Secara
umum Ridarmin, S.Kom,M.Kom mengatakan Mahasiswa memiliki tiga fungsi strategis,
yaitu agent of social control ( sebagai penyampai kebenaran), agent of change (
sebagai agen perubahan), dan iron stock (sebagai generasi penerus masa depan).
Jauh
sebelum Indonesia telah berbuat dan menjalankan fungsi mahasiswa itu sendiri,
begitu juga setelah kemerdekaan. Kita pasti ingat ketika tahun 60-an mahasiswa
melakukan aksi mengusung tiga tuntutan rakyat (Tritura). Pada 1974 kita juga
ingat peristiwa “Malari” (malapetaka 15 Januari), dan terakhir pada 1998
mahasiswa berhasil “meruntuhkan” orang paling berpenguasa di Indonesia selama
32 tahun. Kepemimpinan pemerintah yang sewenang-wenang akhirnya dapat
diruntuhkan oleh aksi yang sangat heroik oleh para mahasiswa di seluruh penjuru
Indonesia.
Kini
mahasiswa sangat pasif dan tidak peka dengan isu-isu terkini. Mahasiswa
sekarang kebanyakan memiliki sifat egois yang tinggi sehingga isu-isu terkini
tak dihiraukannya. Mahasiswa tak lagi mendengarkan suara rakyat yang menderita
karena kebijakan pemerintah.
Banyak
mahasiswa sekarang yang hanya mementingkan nilai (IPK) dan berbagai aktivitas
akademik. Baginya IPK sangat penting karena untuk kepentingan mencari kerja
sehingga melupakan fungsi dan peran mahasiswa itu sendiri. Jika kita mau
merenungkan dan sedikit berfikir lebih dalam, bahwasanya apa yang dilakukan
mahasiswa sekarang kurang tepat yang hanya mementingkan kegiatan akademik.
Mahasiswa
yang selalu menyuarakan aspirasi rakyat kecil, kini tak terdengar, hanya
sedikit yang muncul dan bersuara lantang. Kebijakan-kebijakan pemerintah pun
yang tak memihak rakyat kini tak direspons dengan demo ataupun yang lain,
jikalau ada itu hanya sedikit.
Jika
ini terus terjadi maka yang dikhawatirkan pemerintah dapat leluasa membuat
kebijakan yang membelitkan rakyat sehingga rakyat sebagai obyek menderita.
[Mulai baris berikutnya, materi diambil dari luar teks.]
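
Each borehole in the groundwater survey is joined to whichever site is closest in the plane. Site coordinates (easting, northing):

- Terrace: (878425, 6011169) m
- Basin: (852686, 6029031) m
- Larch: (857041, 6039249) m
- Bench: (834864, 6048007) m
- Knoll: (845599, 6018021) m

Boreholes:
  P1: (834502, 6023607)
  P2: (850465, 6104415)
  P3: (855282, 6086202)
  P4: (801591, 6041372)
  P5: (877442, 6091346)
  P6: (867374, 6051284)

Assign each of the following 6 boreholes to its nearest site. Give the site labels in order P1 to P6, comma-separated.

P1 → Knoll (d²=154346805.00)
P2 → Bench (d²=3425253665.00)
P3 → Bench (d²=1875752749.00)
P4 → Bench (d²=1151115754.00)
P5 → Larch (d²=3130298210.00)
P6 → Larch (d²=251612114.00)

Knoll, Bench, Bench, Bench, Larch, Larch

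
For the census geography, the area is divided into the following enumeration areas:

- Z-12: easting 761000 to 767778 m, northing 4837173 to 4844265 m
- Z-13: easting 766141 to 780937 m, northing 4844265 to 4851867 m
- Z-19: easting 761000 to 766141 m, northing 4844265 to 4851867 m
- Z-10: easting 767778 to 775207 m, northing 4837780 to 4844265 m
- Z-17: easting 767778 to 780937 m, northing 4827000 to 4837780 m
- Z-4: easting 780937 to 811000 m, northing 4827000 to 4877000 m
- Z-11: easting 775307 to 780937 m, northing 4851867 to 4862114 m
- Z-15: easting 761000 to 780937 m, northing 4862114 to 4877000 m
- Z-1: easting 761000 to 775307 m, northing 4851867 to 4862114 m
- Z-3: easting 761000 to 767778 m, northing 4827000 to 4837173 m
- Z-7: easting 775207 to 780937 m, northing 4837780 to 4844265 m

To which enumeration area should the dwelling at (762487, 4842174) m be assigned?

The point has easting = 762487 and northing = 4842174.
Only Z-12 satisfies 761000 ≤ easting ≤ 767778 and 4837173 ≤ northing ≤ 4844265.

Z-12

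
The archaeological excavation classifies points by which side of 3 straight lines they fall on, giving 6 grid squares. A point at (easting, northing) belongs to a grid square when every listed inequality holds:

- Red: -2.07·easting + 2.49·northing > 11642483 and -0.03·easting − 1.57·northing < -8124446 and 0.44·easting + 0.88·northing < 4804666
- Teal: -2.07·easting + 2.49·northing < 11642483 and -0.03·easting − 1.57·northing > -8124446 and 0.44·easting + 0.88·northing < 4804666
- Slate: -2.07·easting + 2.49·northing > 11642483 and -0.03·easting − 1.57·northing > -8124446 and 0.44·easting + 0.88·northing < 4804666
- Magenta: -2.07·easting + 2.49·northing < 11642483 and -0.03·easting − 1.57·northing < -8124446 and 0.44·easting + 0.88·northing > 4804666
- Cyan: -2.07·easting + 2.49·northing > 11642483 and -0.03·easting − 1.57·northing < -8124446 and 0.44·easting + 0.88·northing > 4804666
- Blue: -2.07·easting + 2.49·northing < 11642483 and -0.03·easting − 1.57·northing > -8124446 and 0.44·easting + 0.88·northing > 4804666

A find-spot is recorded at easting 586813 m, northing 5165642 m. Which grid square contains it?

-2.07·586813 + 2.49·5165642 = 11647745.670, which is > 11642483
-0.03·586813 − 1.57·5165642 = -8127662.330, which is < -8124446
0.44·586813 + 0.88·5165642 = 4803962.680, which is < 4804666
This sign pattern matches Red.

Red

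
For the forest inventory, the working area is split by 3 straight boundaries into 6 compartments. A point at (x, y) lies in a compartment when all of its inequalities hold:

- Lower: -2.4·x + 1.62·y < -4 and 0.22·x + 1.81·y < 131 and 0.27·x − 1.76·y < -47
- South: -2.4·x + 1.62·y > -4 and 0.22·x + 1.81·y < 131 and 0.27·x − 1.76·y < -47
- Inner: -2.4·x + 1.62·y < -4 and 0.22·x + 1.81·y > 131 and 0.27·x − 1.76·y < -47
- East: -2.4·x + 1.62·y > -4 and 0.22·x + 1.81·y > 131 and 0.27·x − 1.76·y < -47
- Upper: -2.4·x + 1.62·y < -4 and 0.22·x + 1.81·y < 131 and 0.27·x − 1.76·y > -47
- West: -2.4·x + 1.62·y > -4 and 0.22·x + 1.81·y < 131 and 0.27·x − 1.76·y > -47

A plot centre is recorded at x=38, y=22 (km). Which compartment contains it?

Upper

-2.4·38 + 1.62·22 = -55.560, which is < -4
0.22·38 + 1.81·22 = 48.180, which is < 131
0.27·38 − 1.76·22 = -28.460, which is > -47
This sign pattern matches Upper.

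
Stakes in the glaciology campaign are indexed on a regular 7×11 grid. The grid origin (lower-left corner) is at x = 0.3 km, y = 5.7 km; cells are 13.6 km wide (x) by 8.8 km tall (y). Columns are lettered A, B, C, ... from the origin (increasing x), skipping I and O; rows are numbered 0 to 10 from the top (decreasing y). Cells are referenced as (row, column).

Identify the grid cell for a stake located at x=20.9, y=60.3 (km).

(4, B)

Column index: ⌊(20.9 − 0.3) / 13.6⌋ = ⌊1.515⌋ = 1 → column B
Row offset from origin: ⌊(60.3 − 5.7) / 8.8⌋ = ⌊6.205⌋ = 6 → row 4 (counted from top)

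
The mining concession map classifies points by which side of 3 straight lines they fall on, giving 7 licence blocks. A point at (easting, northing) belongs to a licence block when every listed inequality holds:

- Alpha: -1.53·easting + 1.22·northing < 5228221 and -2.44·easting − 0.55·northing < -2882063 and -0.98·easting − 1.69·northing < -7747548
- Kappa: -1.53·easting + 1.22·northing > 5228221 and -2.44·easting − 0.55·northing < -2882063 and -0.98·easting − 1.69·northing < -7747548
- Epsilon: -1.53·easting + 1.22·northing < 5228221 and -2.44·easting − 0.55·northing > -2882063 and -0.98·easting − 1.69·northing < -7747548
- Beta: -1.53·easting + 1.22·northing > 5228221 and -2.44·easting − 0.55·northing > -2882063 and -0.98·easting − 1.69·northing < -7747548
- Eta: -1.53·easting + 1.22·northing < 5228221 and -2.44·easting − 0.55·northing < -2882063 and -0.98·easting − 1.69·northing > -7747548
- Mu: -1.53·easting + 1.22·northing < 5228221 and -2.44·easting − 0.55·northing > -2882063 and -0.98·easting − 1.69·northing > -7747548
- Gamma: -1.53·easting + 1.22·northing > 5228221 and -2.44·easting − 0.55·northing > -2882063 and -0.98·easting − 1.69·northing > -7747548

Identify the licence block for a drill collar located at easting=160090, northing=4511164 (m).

Beta

-1.53·160090 + 1.22·4511164 = 5258682.380, which is > 5228221
-2.44·160090 − 0.55·4511164 = -2871759.800, which is > -2882063
-0.98·160090 − 1.69·4511164 = -7780755.360, which is < -7747548
This sign pattern matches Beta.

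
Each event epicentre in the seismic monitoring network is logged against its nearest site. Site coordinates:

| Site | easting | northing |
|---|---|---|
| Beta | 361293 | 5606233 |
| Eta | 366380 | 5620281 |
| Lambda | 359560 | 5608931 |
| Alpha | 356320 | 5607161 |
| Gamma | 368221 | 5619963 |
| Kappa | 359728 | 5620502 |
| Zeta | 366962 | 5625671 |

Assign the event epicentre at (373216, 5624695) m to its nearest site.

Zeta

Squared distances to each site:
Beta: 483003373.000; Eta: 66214292.000; Lambda: 434990032.000; Alpha: 592915972.000; Gamma: 47341849.000; Kappa: 199507393.000; Zeta: 40065092.000.
Minimum at Zeta.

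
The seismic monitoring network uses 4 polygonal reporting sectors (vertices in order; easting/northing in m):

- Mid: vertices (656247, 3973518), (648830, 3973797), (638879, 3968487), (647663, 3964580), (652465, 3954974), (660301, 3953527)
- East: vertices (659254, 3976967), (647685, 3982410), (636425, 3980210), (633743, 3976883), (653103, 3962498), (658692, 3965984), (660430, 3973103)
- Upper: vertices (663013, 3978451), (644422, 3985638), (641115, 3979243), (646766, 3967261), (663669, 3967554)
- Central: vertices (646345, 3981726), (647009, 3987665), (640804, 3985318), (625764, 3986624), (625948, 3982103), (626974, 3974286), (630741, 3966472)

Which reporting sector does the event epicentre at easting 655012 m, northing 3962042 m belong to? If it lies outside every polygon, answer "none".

Cast a ray rightward from (655012, 3962042). For each polygon, the edges (by vertex number in listed order) whose endpoints lie on opposite sides of northing = 3962042, where each meets that height, and whether that is right or left of the point:
Mid: 4–5 at easting≈648931.7 (left), 6–1 at easting≈658574.2 (right) → 1 crossing.
East: no edge straddles that height → 0 crossings.
Upper: no edge straddles that height → 0 crossings.
Central: no edge straddles that height → 0 crossings.
Only Mid has an odd count, so the point is inside Mid.

Mid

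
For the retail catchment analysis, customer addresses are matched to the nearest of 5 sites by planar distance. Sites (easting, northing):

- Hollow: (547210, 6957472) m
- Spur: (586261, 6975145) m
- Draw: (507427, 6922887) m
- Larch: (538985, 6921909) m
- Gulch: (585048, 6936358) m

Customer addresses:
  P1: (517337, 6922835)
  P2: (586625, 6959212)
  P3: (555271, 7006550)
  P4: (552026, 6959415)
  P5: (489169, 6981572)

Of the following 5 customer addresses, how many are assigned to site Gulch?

P1 → Draw
P2 → Spur
P3 → Spur
P4 → Hollow
P5 → Draw
0 of the 5 go to Gulch.

0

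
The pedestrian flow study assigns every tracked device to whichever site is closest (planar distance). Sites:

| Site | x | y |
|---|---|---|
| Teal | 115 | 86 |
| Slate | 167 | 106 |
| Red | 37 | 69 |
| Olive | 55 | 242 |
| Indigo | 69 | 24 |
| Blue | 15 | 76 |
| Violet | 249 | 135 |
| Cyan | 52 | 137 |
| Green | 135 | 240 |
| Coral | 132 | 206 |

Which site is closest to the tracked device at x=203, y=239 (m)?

Squared distances to each site:
Teal: 31153.000; Slate: 18985.000; Red: 56456.000; Olive: 21913.000; Indigo: 64181.000; Blue: 61913.000; Violet: 12932.000; Cyan: 33205.000; Green: 4625.000; Coral: 6130.000.
Minimum at Green.

Green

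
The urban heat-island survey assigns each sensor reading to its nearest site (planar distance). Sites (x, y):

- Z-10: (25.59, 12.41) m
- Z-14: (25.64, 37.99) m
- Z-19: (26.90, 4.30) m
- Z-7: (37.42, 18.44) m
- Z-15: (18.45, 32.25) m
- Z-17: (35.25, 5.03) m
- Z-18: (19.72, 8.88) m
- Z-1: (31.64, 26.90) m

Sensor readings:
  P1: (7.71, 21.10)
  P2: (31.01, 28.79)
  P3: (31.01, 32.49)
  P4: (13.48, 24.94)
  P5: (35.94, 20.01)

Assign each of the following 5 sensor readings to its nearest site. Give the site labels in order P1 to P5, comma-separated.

P1 → Z-15 (d²=239.67)
P2 → Z-1 (d²=3.97)
P3 → Z-1 (d²=31.65)
P4 → Z-15 (d²=78.14)
P5 → Z-7 (d²=4.66)

Z-15, Z-1, Z-1, Z-15, Z-7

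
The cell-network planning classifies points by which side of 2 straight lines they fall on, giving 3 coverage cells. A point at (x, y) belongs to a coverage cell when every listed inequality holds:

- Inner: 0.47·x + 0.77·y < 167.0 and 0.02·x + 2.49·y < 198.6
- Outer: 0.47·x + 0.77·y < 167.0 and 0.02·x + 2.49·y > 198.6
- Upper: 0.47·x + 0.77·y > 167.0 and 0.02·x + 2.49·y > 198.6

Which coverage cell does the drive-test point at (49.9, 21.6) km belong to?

Inner

0.47·49.9 + 0.77·21.6 = 40.085, which is < 167.0
0.02·49.9 + 2.49·21.6 = 54.782, which is < 198.6
This sign pattern matches Inner.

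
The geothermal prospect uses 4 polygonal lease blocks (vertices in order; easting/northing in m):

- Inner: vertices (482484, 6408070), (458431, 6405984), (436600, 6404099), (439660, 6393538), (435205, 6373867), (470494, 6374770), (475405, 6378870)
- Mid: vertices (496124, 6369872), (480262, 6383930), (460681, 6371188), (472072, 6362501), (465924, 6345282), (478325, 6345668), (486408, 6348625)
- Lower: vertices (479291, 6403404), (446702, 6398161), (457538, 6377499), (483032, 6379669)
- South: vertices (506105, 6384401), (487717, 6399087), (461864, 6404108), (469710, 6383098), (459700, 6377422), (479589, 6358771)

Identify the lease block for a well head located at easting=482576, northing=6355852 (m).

Cast a ray rightward from (482576, 6355852). For each polygon, the edges (by vertex number in listed order) whose endpoints lie on opposite sides of northing = 6355852, where each meets that height, and whether that is right or left of the point:
Inner: no edge straddles that height → 0 crossings.
Mid: 4–5 at easting≈469698.0 (left), 7–1 at easting≈489712.8 (right) → 1 crossing.
Lower: no edge straddles that height → 0 crossings.
South: no edge straddles that height → 0 crossings.
Only Mid has an odd count, so the point is inside Mid.

Mid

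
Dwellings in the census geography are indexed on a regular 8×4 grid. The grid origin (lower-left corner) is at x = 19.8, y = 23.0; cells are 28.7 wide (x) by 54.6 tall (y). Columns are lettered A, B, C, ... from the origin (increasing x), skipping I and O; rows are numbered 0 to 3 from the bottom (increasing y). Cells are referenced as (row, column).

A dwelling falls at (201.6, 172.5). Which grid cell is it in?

Column index: ⌊(201.6 − 19.8) / 28.7⌋ = ⌊6.334⌋ = 6 → column G
Row offset from origin: ⌊(172.5 − 23.0) / 54.6⌋ = ⌊2.738⌋ = 2 → row 2

(2, G)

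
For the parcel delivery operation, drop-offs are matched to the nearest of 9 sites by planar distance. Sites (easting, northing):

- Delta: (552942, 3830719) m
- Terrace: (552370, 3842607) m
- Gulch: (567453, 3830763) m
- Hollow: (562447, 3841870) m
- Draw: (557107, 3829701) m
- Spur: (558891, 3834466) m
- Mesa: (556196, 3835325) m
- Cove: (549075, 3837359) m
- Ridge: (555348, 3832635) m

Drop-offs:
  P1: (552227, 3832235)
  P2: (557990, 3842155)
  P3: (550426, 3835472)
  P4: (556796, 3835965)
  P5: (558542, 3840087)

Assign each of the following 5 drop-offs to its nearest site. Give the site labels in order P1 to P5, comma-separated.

Delta, Hollow, Cove, Mesa, Hollow

P1 → Delta (d²=2809481.00)
P2 → Hollow (d²=19946074.00)
P3 → Cove (d²=5385970.00)
P4 → Mesa (d²=769600.00)
P5 → Hollow (d²=18428114.00)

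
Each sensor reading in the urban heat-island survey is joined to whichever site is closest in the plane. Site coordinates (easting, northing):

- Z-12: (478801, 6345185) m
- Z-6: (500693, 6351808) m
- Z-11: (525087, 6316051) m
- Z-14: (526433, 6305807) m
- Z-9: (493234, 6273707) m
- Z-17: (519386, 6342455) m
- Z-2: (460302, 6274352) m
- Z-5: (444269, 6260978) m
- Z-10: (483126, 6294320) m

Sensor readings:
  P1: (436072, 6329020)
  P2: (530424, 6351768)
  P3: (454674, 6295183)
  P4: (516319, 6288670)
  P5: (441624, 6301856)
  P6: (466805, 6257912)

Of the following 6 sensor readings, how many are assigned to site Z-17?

1

P1 → Z-12
P2 → Z-17
P3 → Z-2
P4 → Z-14
P5 → Z-2
P6 → Z-2
1 of the 6 goes to Z-17.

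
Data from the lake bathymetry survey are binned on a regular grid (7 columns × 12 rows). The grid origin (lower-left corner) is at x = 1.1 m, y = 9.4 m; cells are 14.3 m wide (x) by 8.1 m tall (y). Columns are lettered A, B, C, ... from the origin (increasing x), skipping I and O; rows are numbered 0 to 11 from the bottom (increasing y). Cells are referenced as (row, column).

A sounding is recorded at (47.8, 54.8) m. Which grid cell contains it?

Column index: ⌊(47.8 − 1.1) / 14.3⌋ = ⌊3.266⌋ = 3 → column D
Row offset from origin: ⌊(54.8 − 9.4) / 8.1⌋ = ⌊5.605⌋ = 5 → row 5

(5, D)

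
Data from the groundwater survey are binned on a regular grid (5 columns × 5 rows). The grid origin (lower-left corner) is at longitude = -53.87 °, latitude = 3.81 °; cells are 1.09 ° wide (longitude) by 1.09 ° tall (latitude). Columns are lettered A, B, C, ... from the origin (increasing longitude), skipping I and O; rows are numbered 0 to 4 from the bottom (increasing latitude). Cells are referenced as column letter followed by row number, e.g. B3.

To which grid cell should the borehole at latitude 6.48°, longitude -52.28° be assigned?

B2

Column index: ⌊(-52.28 − -53.87) / 1.09⌋ = ⌊1.459⌋ = 1 → column B
Row offset from origin: ⌊(6.48 − 3.81) / 1.09⌋ = ⌊2.450⌋ = 2 → row 2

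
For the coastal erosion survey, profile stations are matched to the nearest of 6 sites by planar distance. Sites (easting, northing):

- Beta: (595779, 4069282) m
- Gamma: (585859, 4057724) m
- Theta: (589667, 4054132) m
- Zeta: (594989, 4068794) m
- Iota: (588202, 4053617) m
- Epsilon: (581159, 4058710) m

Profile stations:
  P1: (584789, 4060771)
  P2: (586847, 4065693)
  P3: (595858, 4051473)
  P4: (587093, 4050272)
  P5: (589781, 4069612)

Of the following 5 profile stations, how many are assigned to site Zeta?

P1 → Gamma
P2 → Gamma
P3 → Theta
P4 → Iota
P5 → Zeta
1 of the 5 goes to Zeta.

1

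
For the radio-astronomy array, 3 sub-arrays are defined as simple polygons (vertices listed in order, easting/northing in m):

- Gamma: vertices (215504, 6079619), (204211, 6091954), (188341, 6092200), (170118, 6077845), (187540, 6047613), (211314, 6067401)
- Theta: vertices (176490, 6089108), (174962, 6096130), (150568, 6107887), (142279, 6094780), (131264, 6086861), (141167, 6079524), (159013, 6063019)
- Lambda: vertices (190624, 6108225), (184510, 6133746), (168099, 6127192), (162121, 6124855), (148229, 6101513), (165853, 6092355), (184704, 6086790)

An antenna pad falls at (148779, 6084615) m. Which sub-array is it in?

Cast a ray rightward from (148779, 6084615). For each polygon, the edges (by vertex number in listed order) whose endpoints lie on opposite sides of northing = 6084615, where each meets that height, and whether that is right or left of the point:
Gamma: 1–2 at easting≈210930.0 (right), 3–4 at easting≈178712.2 (right) → 2 crossings.
Theta: 5–6 at easting≈134295.5 (left), 7–1 at easting≈173480.1 (right) → 1 crossing.
Lambda: no edge straddles that height → 0 crossings.
Only Theta has an odd count, so the point is inside Theta.

Theta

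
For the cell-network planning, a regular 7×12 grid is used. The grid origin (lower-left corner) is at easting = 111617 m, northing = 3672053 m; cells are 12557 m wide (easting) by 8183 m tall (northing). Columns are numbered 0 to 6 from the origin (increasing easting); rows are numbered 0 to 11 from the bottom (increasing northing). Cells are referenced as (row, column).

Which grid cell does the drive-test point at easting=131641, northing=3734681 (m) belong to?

(7, 1)

Column index: ⌊(131641 − 111617) / 12557⌋ = ⌊1.595⌋ = 1
Row offset from origin: ⌊(3734681 − 3672053) / 8183⌋ = ⌊7.653⌋ = 7 → row 7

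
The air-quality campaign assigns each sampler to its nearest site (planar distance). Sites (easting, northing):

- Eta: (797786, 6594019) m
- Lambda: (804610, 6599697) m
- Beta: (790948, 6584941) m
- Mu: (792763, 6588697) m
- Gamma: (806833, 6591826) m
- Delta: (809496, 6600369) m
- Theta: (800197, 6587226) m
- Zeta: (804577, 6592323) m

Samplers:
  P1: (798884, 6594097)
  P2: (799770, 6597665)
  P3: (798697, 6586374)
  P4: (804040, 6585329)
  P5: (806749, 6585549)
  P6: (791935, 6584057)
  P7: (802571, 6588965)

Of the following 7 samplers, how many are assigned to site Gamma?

1

P1 → Eta
P2 → Eta
P3 → Theta
P4 → Theta
P5 → Gamma
P6 → Beta
P7 → Theta
1 of the 7 goes to Gamma.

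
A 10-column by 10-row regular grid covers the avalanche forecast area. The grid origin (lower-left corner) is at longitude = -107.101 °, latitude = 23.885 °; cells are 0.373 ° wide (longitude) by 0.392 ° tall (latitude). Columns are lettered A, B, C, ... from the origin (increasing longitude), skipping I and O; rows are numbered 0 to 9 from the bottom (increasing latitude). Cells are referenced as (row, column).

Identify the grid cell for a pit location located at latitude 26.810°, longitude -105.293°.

(7, E)

Column index: ⌊(-105.293 − -107.101) / 0.373⌋ = ⌊4.847⌋ = 4 → column E
Row offset from origin: ⌊(26.810 − 23.885) / 0.392⌋ = ⌊7.462⌋ = 7 → row 7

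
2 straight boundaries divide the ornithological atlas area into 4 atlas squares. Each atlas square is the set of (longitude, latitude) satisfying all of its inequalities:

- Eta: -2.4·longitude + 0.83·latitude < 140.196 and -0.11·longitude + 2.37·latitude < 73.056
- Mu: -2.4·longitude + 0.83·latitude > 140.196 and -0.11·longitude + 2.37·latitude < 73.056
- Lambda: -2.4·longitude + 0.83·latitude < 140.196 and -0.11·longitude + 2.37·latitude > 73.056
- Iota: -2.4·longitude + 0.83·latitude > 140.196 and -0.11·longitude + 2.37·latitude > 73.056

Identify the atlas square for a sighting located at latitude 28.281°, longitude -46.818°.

Eta

-2.4·-46.818 + 0.83·28.281 = 135.836, which is < 140.196
-0.11·-46.818 + 2.37·28.281 = 72.176, which is < 73.056
This sign pattern matches Eta.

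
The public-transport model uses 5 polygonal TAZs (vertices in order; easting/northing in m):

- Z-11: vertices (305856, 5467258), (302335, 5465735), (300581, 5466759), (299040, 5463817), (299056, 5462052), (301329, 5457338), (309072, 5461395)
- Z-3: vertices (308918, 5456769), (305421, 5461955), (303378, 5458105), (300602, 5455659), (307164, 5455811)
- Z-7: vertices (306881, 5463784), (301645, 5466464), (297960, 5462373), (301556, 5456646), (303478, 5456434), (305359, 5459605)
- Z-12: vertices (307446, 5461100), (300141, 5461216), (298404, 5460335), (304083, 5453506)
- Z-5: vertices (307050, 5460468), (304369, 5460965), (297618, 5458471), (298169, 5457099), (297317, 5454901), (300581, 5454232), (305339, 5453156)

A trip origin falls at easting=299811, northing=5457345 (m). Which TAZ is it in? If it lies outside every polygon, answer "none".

Cast a ray rightward from (299811, 5457345). For each polygon, the edges (by vertex number in listed order) whose endpoints lie on opposite sides of northing = 5457345, where each meets that height, and whether that is right or left of the point:
Z-11: 5–6 at easting≈301325.6 (right), 6–7 at easting≈301342.4 (right) → 2 crossings.
Z-3: 1–2 at easting≈308529.6 (right), 3–4 at easting≈302515.5 (right) → 2 crossings.
Z-7: 3–4 at easting≈301117.1 (right), 5–6 at easting≈304018.4 (right) → 2 crossings.
Z-12: 3–4 at easting≈300890.5 (right), 4–1 at easting≈305783.1 (right) → 2 crossings.
Z-5: 3–4 at easting≈298070.2 (left), 7–1 at easting≈306319.2 (right) → 1 crossing.
Only Z-5 has an odd count, so the point is inside Z-5.

Z-5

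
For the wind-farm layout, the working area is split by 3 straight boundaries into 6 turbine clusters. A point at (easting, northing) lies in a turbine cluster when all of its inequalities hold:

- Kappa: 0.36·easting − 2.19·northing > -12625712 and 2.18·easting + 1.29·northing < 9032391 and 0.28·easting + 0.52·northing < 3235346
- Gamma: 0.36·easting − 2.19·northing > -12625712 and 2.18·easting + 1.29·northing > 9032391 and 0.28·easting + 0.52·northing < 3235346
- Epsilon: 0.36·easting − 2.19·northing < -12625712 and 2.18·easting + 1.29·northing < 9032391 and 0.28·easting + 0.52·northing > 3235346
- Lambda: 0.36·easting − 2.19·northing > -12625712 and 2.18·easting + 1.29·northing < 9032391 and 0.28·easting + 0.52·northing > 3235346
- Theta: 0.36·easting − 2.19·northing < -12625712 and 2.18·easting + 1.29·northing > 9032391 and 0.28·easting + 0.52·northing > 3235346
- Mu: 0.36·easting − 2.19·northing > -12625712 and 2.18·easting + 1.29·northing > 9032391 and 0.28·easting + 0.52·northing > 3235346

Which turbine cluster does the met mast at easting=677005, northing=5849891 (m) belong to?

Kappa

0.36·677005 − 2.19·5849891 = -12567539.490, which is > -12625712
2.18·677005 + 1.29·5849891 = 9022230.290, which is < 9032391
0.28·677005 + 0.52·5849891 = 3231504.720, which is < 3235346
This sign pattern matches Kappa.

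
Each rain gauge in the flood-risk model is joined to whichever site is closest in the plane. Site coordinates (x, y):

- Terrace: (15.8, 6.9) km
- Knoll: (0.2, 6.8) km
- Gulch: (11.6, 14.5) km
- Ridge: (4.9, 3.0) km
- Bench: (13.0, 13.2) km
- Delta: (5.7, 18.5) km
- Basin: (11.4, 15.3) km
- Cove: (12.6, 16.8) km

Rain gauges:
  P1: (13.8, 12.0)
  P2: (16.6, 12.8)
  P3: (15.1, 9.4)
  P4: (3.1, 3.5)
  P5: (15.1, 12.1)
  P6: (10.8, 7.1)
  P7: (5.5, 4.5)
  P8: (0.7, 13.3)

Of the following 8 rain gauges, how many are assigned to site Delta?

P1 → Bench
P2 → Bench
P3 → Terrace
P4 → Ridge
P5 → Bench
P6 → Terrace
P7 → Ridge
P8 → Knoll
0 of the 8 go to Delta.

0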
Pemerintah menjadi sewenang-wenang dalam mengambil keputusan dan bersifat
diktator yang selalu tak mendengarkan hati rakyat. Akibat yang sangat parah
lagi negara menjadi alat memperkaya diri oleh beberapa kalangan elit, karena
memeras rakyat dengan kebijakannya. Inilah yang dikawatirkan selama ini oleh
berbagai kalangan, adanya transformasi peran mahasiswa.
Apa
kita tidak malu disebut mahasiswa, namun tak dapat berbuat apa-apa? Pantaskah
kita disebut mahasiswa yang hanya menuntut ilmu di kampus terus mendapat IPK
tinggi, sementara saudara kita di lain tempat menderita akibat kebijakan
pemerintah yang semena-mena? Mari kita renungkan, apakah yang kita lakukan
sekarang sudah mencerminkan peran mahasiswa yang sebenarnya***.